Gli effetti della pandemia sul futuro dei minori in Italia rischiano di essere ancora più pesanti sulle bambine e sulle ragazze, benché siano più brave dei loro coetanei a scuola, abbiano meno bocciature e abbandoni scolastici, si mostrino più resilienti e cooperative, abbiano competenze maggiori in lettura e in italiano e arrivino a laurearsi molto più dei ragazzi.
L’istruzione rappresenta il principale fattore protettivo per le giovani all’ingresso nel mondo del lavoro e il fallimento formativo le espone ad un futuro lavorativo fatto di difficoltà e di rischi. Una percezione che spinge a studiare fino ad ottenere una laurea un terzo delle giovani, a fronte di solo un quinto dei giovani maschi, uno dei gap più ampi d’Europa: tra le 30-34enni il 34% è laureata, mentre tra i 30-34enni maschi lo è solo il 22%.
Le bambine e le ragazze accumulano durante il loro percorso scolastico delle lacune nelle materie scientifiche, già ravvisabili dal secondo anno della scuola primaria, ma che crescono via via; secondo i dati forniti a Save the Children dal Miur relativi al 2019, tra i diplomati nei licei i ragazzi sono più presenti in quelli scientifici, mentre le ragazze sono più presenti nei licei umanistici-artistici.
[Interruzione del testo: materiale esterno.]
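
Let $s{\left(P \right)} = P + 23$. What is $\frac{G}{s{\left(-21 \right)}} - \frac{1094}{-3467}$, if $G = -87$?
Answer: $- \frac{299441}{6934} \approx -43.184$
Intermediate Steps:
$s{\left(P \right)} = 23 + P$
$\frac{G}{s{\left(-21 \right)}} - \frac{1094}{-3467} = - \frac{87}{23 - 21} - \frac{1094}{-3467} = - \frac{87}{2} - - \frac{1094}{3467} = \left(-87\right) \frac{1}{2} + \frac{1094}{3467} = - \frac{87}{2} + \frac{1094}{3467} = - \frac{299441}{6934}$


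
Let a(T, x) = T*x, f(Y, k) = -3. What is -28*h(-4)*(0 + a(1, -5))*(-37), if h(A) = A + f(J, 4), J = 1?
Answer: 36260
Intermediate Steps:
h(A) = -3 + A (h(A) = A - 3 = -3 + A)
-28*h(-4)*(0 + a(1, -5))*(-37) = -28*(-3 - 4)*(0 + 1*(-5))*(-37) = -(-196)*(0 - 5)*(-37) = -(-196)*(-5)*(-37) = -28*35*(-37) = -980*(-37) = 36260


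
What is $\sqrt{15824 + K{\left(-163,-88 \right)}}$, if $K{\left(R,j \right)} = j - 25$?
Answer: $\sqrt{15711} \approx 125.34$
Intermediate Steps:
$K{\left(R,j \right)} = -25 + j$ ($K{\left(R,j \right)} = j - 25 = -25 + j$)
$\sqrt{15824 + K{\left(-163,-88 \right)}} = \sqrt{15824 - 113} = \sqrt{15711}$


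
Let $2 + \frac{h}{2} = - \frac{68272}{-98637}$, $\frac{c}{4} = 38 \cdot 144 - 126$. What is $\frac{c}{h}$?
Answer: $- \frac{527313402}{64501} \approx -8175.3$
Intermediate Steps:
$c = 21384$ ($c = 4 \left(38 \cdot 144 - 126\right) = 4 \left(5472 - 126\right) = 4 \cdot 5346 = 21384$)
$h = - \frac{258004}{98637}$ ($h = -4 + 2 \left(- \frac{68272}{-98637}\right) = -4 + 2 \left(\left(-68272\right) \left(- \frac{1}{98637}\right)\right) = -4 + 2 \cdot \frac{68272}{98637} = -4 + \frac{136544}{98637} = - \frac{258004}{98637} \approx -2.6157$)
$\frac{c}{h} = \frac{21384}{- \frac{258004}{98637}} = 21384 \left(- \frac{98637}{258004}\right) = - \frac{527313402}{64501}$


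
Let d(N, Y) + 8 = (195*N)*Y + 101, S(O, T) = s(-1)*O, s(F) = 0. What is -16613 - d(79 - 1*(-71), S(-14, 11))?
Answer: -16706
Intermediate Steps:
S(O, T) = 0 (S(O, T) = 0*O = 0)
d(N, Y) = 93 + 195*N*Y (d(N, Y) = -8 + ((195*N)*Y + 101) = -8 + (195*N*Y + 101) = -8 + (101 + 195*N*Y) = 93 + 195*N*Y)
-16613 - d(79 - 1*(-71), S(-14, 11)) = -16613 - (93 + 195*(79 - 1*(-71))*0) = -16613 - (93 + 195*(79 + 71)*0) = -16613 - (93 + 195*150*0) = -16613 - (93 + 0) = -16613 - 1*93 = -16613 - 93 = -16706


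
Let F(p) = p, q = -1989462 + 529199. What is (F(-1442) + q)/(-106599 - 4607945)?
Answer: 1461705/4714544 ≈ 0.31004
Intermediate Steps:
q = -1460263
(F(-1442) + q)/(-106599 - 4607945) = (-1442 - 1460263)/(-106599 - 4607945) = -1461705/(-4714544) = -1461705*(-1/4714544) = 1461705/4714544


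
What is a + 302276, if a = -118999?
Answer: 183277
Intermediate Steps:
a + 302276 = -118999 + 302276 = 183277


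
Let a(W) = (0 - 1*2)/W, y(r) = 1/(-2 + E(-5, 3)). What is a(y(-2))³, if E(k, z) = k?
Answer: 2744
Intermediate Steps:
y(r) = -⅐ (y(r) = 1/(-2 - 5) = 1/(-7) = -⅐)
a(W) = -2/W (a(W) = (0 - 2)/W = -2/W)
a(y(-2))³ = (-2/(-⅐))³ = (-2*(-7))³ = 14³ = 2744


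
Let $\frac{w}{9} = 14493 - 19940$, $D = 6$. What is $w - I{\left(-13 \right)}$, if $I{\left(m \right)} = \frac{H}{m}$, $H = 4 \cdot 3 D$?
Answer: $- \frac{637227}{13} \approx -49017.0$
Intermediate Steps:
$H = 72$ ($H = 4 \cdot 3 \cdot 6 = 12 \cdot 6 = 72$)
$I{\left(m \right)} = \frac{72}{m}$
$w = -49023$ ($w = 9 \left(14493 - 19940\right) = 9 \left(-5447\right) = -49023$)
$w - I{\left(-13 \right)} = -49023 - \frac{72}{-13} = -49023 - 72 \left(- \frac{1}{13}\right) = -49023 - - \frac{72}{13} = -49023 + \frac{72}{13} = - \frac{637227}{13}$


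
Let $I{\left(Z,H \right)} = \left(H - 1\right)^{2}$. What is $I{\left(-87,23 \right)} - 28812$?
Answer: $-28328$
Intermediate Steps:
$I{\left(Z,H \right)} = \left(-1 + H\right)^{2}$
$I{\left(-87,23 \right)} - 28812 = \left(-1 + 23\right)^{2} - 28812 = 22^{2} - 28812 = 484 - 28812 = -28328$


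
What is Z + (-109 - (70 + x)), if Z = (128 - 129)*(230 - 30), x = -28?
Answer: -351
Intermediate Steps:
Z = -200 (Z = -1*200 = -200)
Z + (-109 - (70 + x)) = -200 + (-109 - (70 - 28)) = -200 + (-109 - 1*42) = -200 + (-109 - 42) = -200 - 151 = -351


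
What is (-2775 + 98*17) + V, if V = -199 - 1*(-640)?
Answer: -668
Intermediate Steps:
V = 441 (V = -199 + 640 = 441)
(-2775 + 98*17) + V = (-2775 + 98*17) + 441 = (-2775 + 1666) + 441 = -1109 + 441 = -668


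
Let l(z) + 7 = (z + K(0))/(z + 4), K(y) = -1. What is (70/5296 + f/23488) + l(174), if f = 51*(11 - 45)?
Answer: -2106485269/345966496 ≈ -6.0887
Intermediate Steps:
f = -1734 (f = 51*(-34) = -1734)
l(z) = -7 + (-1 + z)/(4 + z) (l(z) = -7 + (z - 1)/(z + 4) = -7 + (-1 + z)/(4 + z))
(70/5296 + f/23488) + l(174) = (70/5296 - 1734/23488) + (-29 - 6*174)/(4 + 174) = (70*(1/5296) - 1734*1/23488) + (-29 - 1044)/178 = (35/2648 - 867/11744) + (1/178)*(-1073) = -235597/3887264 - 1073/178 = -2106485269/345966496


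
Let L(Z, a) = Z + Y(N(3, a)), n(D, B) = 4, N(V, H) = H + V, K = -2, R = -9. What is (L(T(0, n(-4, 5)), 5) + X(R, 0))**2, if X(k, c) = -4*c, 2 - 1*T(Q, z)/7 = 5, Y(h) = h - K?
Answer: 121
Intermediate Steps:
Y(h) = 2 + h (Y(h) = h - 1*(-2) = h + 2 = 2 + h)
T(Q, z) = -21 (T(Q, z) = 14 - 7*5 = 14 - 35 = -21)
L(Z, a) = 5 + Z + a (L(Z, a) = Z + (2 + (a + 3)) = Z + (2 + (3 + a)) = Z + (5 + a) = 5 + Z + a)
(L(T(0, n(-4, 5)), 5) + X(R, 0))**2 = ((5 - 21 + 5) - 4*0)**2 = (-11 + 0)**2 = (-11)**2 = 121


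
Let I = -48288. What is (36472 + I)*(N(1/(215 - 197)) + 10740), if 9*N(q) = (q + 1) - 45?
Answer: -10274537812/81 ≈ -1.2685e+8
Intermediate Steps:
N(q) = -44/9 + q/9 (N(q) = ((q + 1) - 45)/9 = ((1 + q) - 45)/9 = (-44 + q)/9 = -44/9 + q/9)
(36472 + I)*(N(1/(215 - 197)) + 10740) = (36472 - 48288)*((-44/9 + 1/(9*(215 - 197))) + 10740) = -11816*((-44/9 + (1/9)/18) + 10740) = -11816*((-44/9 + (1/9)*(1/18)) + 10740) = -11816*((-44/9 + 1/162) + 10740) = -11816*(-791/162 + 10740) = -11816*1739089/162 = -10274537812/81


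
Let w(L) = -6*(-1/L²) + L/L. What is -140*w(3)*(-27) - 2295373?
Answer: -2289073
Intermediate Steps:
w(L) = 1 + 6/L² (w(L) = -(-6)/L² + 1 = 6/L² + 1 = 1 + 6/L²)
-140*w(3)*(-27) - 2295373 = -140*(1 + 6/3²)*(-27) - 2295373 = -140*(1 + 6*(⅑))*(-27) - 2295373 = -140*(1 + ⅔)*(-27) - 2295373 = -140*5/3*(-27) - 2295373 = -700/3*(-27) - 2295373 = 6300 - 2295373 = -2289073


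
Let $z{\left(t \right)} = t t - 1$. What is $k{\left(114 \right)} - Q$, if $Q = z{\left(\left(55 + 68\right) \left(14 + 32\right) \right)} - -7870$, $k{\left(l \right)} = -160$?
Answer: $-32020993$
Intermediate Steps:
$z{\left(t \right)} = -1 + t^{2}$ ($z{\left(t \right)} = t^{2} - 1 = -1 + t^{2}$)
$Q = 32020833$ ($Q = \left(-1 + \left(\left(55 + 68\right) \left(14 + 32\right)\right)^{2}\right) - -7870 = \left(-1 + \left(123 \cdot 46\right)^{2}\right) + 7870 = \left(-1 + 5658^{2}\right) + 7870 = \left(-1 + 32012964\right) + 7870 = 32012963 + 7870 = 32020833$)
$k{\left(114 \right)} - Q = -160 - 32020833 = -32020993$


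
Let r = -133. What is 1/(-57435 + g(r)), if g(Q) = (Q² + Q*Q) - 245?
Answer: -1/22302 ≈ -4.4839e-5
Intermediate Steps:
g(Q) = -245 + 2*Q² (g(Q) = (Q² + Q²) - 245 = 2*Q² - 245 = -245 + 2*Q²)
1/(-57435 + g(r)) = 1/(-57435 + (-245 + 2*(-133)²)) = 1/(-57435 + (-245 + 2*17689)) = 1/(-57435 + (-245 + 35378)) = 1/(-57435 + 35133) = 1/(-22302) = -1/22302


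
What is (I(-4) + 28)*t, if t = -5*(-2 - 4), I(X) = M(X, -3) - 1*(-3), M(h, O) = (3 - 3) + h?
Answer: 810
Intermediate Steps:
M(h, O) = h (M(h, O) = 0 + h = h)
I(X) = 3 + X (I(X) = X - 1*(-3) = X + 3 = 3 + X)
t = 30 (t = -5*(-6) = 30)
(I(-4) + 28)*t = ((3 - 4) + 28)*30 = (-1 + 28)*30 = 27*30 = 810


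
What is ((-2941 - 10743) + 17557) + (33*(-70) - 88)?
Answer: 1475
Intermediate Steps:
((-2941 - 10743) + 17557) + (33*(-70) - 88) = (-13684 + 17557) + (-2310 - 88) = 3873 - 2398 = 1475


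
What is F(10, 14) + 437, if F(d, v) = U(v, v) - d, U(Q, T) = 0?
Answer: 427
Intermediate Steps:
F(d, v) = -d (F(d, v) = 0 - d = -d)
F(10, 14) + 437 = -1*10 + 437 = -10 + 437 = 427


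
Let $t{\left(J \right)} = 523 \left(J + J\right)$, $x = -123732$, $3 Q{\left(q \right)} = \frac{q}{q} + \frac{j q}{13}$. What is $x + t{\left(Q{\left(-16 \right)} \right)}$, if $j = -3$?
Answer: $- \frac{4761742}{39} \approx -1.221 \cdot 10^{5}$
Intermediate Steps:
$Q{\left(q \right)} = \frac{1}{3} - \frac{q}{13}$ ($Q{\left(q \right)} = \frac{\frac{q}{q} + \frac{\left(-3\right) q}{13}}{3} = \frac{1 + - 3 q \frac{1}{13}}{3} = \frac{1 - \frac{3 q}{13}}{3} = \frac{1}{3} - \frac{q}{13}$)
$t{\left(J \right)} = 1046 J$ ($t{\left(J \right)} = 523 \cdot 2 J = 1046 J$)
$x + t{\left(Q{\left(-16 \right)} \right)} = -123732 + 1046 \left(\frac{1}{3} - - \frac{16}{13}\right) = -123732 + 1046 \left(\frac{1}{3} + \frac{16}{13}\right) = -123732 + 1046 \cdot \frac{61}{39} = -123732 + \frac{63806}{39} = - \frac{4761742}{39}$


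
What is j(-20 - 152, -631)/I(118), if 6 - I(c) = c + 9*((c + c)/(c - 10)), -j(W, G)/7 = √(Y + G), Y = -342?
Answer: 21*I*√973/395 ≈ 1.6584*I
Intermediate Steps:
j(W, G) = -7*√(-342 + G)
I(c) = 6 - c - 18*c/(-10 + c) (I(c) = 6 - (c + 9*((c + c)/(c - 10))) = 6 - (c + 9*((2*c)/(-10 + c))) = 6 - (c + 9*(2*c/(-10 + c))) = 6 - (c + 18*c/(-10 + c)) = 6 + (-c - 18*c/(-10 + c)) = 6 - c - 18*c/(-10 + c))
j(-20 - 152, -631)/I(118) = (-7*√(-342 - 631))/(((-60 - 1*118² - 2*118)/(-10 + 118))) = (-7*I*√973)/(((-60 - 1*13924 - 236)/108)) = (-7*I*√973)/(((-60 - 13924 - 236)/108)) = (-7*I*√973)/(((1/108)*(-14220))) = (-7*I*√973)/(-395/3) = -7*I*√973*(-3/395) = 21*I*√973/395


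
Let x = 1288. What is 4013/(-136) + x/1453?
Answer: -5655721/197608 ≈ -28.621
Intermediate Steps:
4013/(-136) + x/1453 = 4013/(-136) + 1288/1453 = 4013*(-1/136) + 1288*(1/1453) = -4013/136 + 1288/1453 = -5655721/197608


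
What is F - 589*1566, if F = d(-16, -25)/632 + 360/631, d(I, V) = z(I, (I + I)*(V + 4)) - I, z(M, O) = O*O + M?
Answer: -45943774398/49849 ≈ -9.2166e+5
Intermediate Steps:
z(M, O) = M + O² (z(M, O) = O² + M = M + O²)
d(I, V) = 4*I²*(4 + V)² (d(I, V) = (I + ((I + I)*(V + 4))²) - I = (I + ((2*I)*(4 + V))²) - I = (I + (2*I*(4 + V))²) - I = (I + 4*I²*(4 + V)²) - I = 4*I²*(4 + V)²)
F = 35647128/49849 (F = (4*(-16)²*(4 - 25)²)/632 + 360/631 = (4*256*(-21)²)*(1/632) + 360*(1/631) = (4*256*441)*(1/632) + 360/631 = 451584*(1/632) + 360/631 = 56448/79 + 360/631 = 35647128/49849 ≈ 715.10)
F - 589*1566 = 35647128/49849 - 589*1566 = 35647128/49849 - 922374 = -45943774398/49849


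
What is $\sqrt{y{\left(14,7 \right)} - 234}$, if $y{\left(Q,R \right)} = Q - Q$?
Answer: $3 i \sqrt{26} \approx 15.297 i$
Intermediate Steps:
$y{\left(Q,R \right)} = 0$
$\sqrt{y{\left(14,7 \right)} - 234} = \sqrt{0 - 234} = \sqrt{-234} = 3 i \sqrt{26}$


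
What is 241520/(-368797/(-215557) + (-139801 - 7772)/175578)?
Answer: 609388240586528/2196149767 ≈ 2.7748e+5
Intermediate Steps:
241520/(-368797/(-215557) + (-139801 - 7772)/175578) = 241520/(-368797*(-1/215557) - 147573*1/175578) = 241520/(368797/215557 - 49191/58526) = 241520/(10980748835/12615688982) = 241520*(12615688982/10980748835) = 609388240586528/2196149767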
Quando si iscrivono all’università, poche scelgono le facoltà in ambito scientifico-tecnologico (STEM): solo il 16,5% delle giovani laureate tra i 25 e i 34 anni ha conseguito il titolo in questo settore, a fronte di una percentuale più che doppia per i maschi.
Ma impegno, tenacia e dedizione allo studio sembrano non bastare: nonostante i migliori risultati durante il loro percorso, gli ostacoli e gli svantaggi attendono le giovani al momento dell’ingresso nel mondo del lavoro. In generale, infatti, l’Italia detiene uno dei tassi di occupazione femminile più bassi in Europa.
Persino nel mondo accademico, i divari di genere sono ancora forti: basti pensare che nel 2018 le donne rappresentavano il 55,4% degli iscritti ai corsi di laurea, il 57,1% dei laureati, il 50,5% dei dottori di ricerca. Ma pur essendo maggioranza nei percorsi di formazione universitaria, restano delle Cenerentole nella carriera accademica, sin quasi a scomparire ai vertici. Nel 2018, le donne rappresentano il 50,1% degli assegnisti di ricerca, il 46,8% dei ricercatori universitari, il 38,4% dei professori associati, il 23,7% dei professori ordinari.